Now, let’s suppose that the firm is capable of changing its price ex post, at a menu cost of z. The firm can then reduce its price from p0 to pm and obtain additional profits of B-A, which the firm will do if B-A > z. However, from the point of view of a social planner, the firm should lower its prize if and only if B+C > z. Let’s see Mankiw’s propositions on different outcomes:
-Proposition 1. Following a contraction in demand, if the firm cuts its price, then doing so is socially optimal (if it cuts it, is because B-A > z and therefore B+C > z+A+C > z).
-Proposition 2. Following a contraction in demand, if B+C > z > B-A, then the firm does not cut its price to pm, even if it would be socially optimal (the inefficiency results because printing new menus result in an external benefit of C+A).
-Proposition 3. A contraction in aggregate demand reduces social welfare unambiguously, as shown by the sum of producer and consumer surplus. If the producer reduces its price, then the contraction only has the menu cost z. If the firm does not cut its price, then the contraction has the cost of B+C (probably much larger than z).
The second case Mankiw analyses is an expansion in aggregate demand (N > Ne), and therefore p0 <pm. Firstly, let’s see what happens when p0 > k (N/Ne < pm/k), as shown in our third figure. In this case, producer surplus is reduced by D-F, which is positive (pm maximises the firm’s profits) and social welfare increases by E+F. The firm will reset its price if the increase in profits beats the menu cost. In other words, the firm will change its price if D-F > z.
-Proposition 4. If there is an expansion in demand and if the firm resets its price, social welfare decreases by the menu cost. If it doesn’t, total surplus increases by E+F.
Now, let’s see what happens if N/Ne > pm/k, and therefore p0 < k. Then, social welfare decreases by a positive or negative amount of I-J, which makes for an uncertain welfare effect. The firm’s profits, which are now negative, have been reduced by G+H+I. If G+H+I > z, then the firm will reset its price to pm. Doing so would be socially optimal if I-J > z.

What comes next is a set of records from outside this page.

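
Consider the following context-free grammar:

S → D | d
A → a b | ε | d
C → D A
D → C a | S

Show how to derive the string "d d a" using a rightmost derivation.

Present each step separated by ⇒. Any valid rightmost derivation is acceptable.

S ⇒ D ⇒ C a ⇒ D A a ⇒ D d a ⇒ S d a ⇒ d d a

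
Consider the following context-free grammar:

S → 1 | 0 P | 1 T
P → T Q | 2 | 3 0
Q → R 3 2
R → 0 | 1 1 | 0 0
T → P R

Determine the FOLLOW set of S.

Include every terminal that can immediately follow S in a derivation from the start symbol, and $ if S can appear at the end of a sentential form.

We compute FOLLOW(S) using the standard algorithm.
FOLLOW(S) starts with {$}.
FIRST(P) = {2, 3}
FIRST(Q) = {0, 1}
FIRST(R) = {0, 1}
FIRST(S) = {0, 1}
FIRST(T) = {2, 3}
FOLLOW(P) = {$, 0, 1}
FOLLOW(Q) = {$, 0, 1}
FOLLOW(R) = {$, 0, 1, 3}
FOLLOW(S) = {$}
FOLLOW(T) = {$, 0, 1}
Therefore, FOLLOW(S) = {$}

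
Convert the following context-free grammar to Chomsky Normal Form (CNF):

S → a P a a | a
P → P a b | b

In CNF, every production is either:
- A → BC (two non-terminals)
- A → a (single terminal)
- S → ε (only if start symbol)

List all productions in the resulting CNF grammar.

TA → a; S → a; TB → b; P → b; S → TA X0; X0 → P X1; X1 → TA TA; P → P X2; X2 → TA TB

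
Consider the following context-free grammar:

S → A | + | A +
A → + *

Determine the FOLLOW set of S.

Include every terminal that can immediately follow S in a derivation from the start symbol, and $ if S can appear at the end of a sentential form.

We compute FOLLOW(S) using the standard algorithm.
FOLLOW(S) starts with {$}.
FIRST(A) = {+}
FIRST(S) = {+}
FOLLOW(A) = {$, +}
FOLLOW(S) = {$}
Therefore, FOLLOW(S) = {$}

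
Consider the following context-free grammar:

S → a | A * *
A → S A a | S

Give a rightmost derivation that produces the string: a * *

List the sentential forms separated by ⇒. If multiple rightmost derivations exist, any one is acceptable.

S ⇒ A * * ⇒ S * * ⇒ a * *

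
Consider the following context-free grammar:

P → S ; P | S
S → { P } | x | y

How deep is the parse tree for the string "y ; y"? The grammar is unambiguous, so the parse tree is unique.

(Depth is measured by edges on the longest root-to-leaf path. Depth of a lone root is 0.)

3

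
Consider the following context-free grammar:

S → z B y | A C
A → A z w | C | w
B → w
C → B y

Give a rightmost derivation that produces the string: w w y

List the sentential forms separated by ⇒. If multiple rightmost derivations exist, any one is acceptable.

S ⇒ A C ⇒ A B y ⇒ A w y ⇒ w w y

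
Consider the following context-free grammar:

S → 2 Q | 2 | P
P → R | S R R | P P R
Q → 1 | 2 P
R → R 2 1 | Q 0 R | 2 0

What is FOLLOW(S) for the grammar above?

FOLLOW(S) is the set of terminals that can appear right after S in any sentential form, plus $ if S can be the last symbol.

We compute FOLLOW(S) using the standard algorithm.
FOLLOW(S) starts with {$}.
FIRST(P) = {1, 2}
FIRST(Q) = {1, 2}
FIRST(R) = {1, 2}
FIRST(S) = {1, 2}
FOLLOW(P) = {$, 0, 1, 2}
FOLLOW(Q) = {$, 0, 1, 2}
FOLLOW(R) = {$, 0, 1, 2}
FOLLOW(S) = {$, 1, 2}
Therefore, FOLLOW(S) = {$, 1, 2}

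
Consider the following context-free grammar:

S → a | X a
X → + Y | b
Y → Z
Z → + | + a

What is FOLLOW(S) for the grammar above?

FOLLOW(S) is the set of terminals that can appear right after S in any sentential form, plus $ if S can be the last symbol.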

-Proposition 5. If the firm resets its price following the expansion in demand mentioned, social welfare (total surplus) will decrease by the menu cost z. If it doesn’t, total surplus does not decrease by more than the menu cost (if the firm doesn’t reset its price is because G+H+I < z, which implies that I-J < z-J-G-H < z and therefore the social welfare reduction I-J < z).
-Proposition 6 (as a summary of previous propositions). An expansion in aggregate demand may either increase welfare or reduce it, but never more than the menu cost. On the other hand, a contraction in aggregate demand will reduce welfare, possibly in an amount much larger than the menu cost.
To sum up, Mankiw demonstrates that private incentives ensures a high price adjustment when aggregate demand expands, but a small adjustment following a contraction in aggregate demand. From a social planner’s point of view, prices may be stuck too high, but never too low, which translates into downward price stickiness, although not into an upward rigidity. Mankiw also points out that a more complete model (general equilibrium) will probably show higher degrees of price stickiness, since interfirm purchases will exacerbate price rigidity. Therefore, the main conclusion of this paper (that small menu costs can translate into large inefficiency effects) would certainly remain in a general equilibrium model.
Regarding economic policies required to alleviate these problems, Mankiw explains how an active monetary policy is required. More particularly, he mentions policies that aim at the pricing mechanism, such as tax-based incomes policy and other supply-side policies.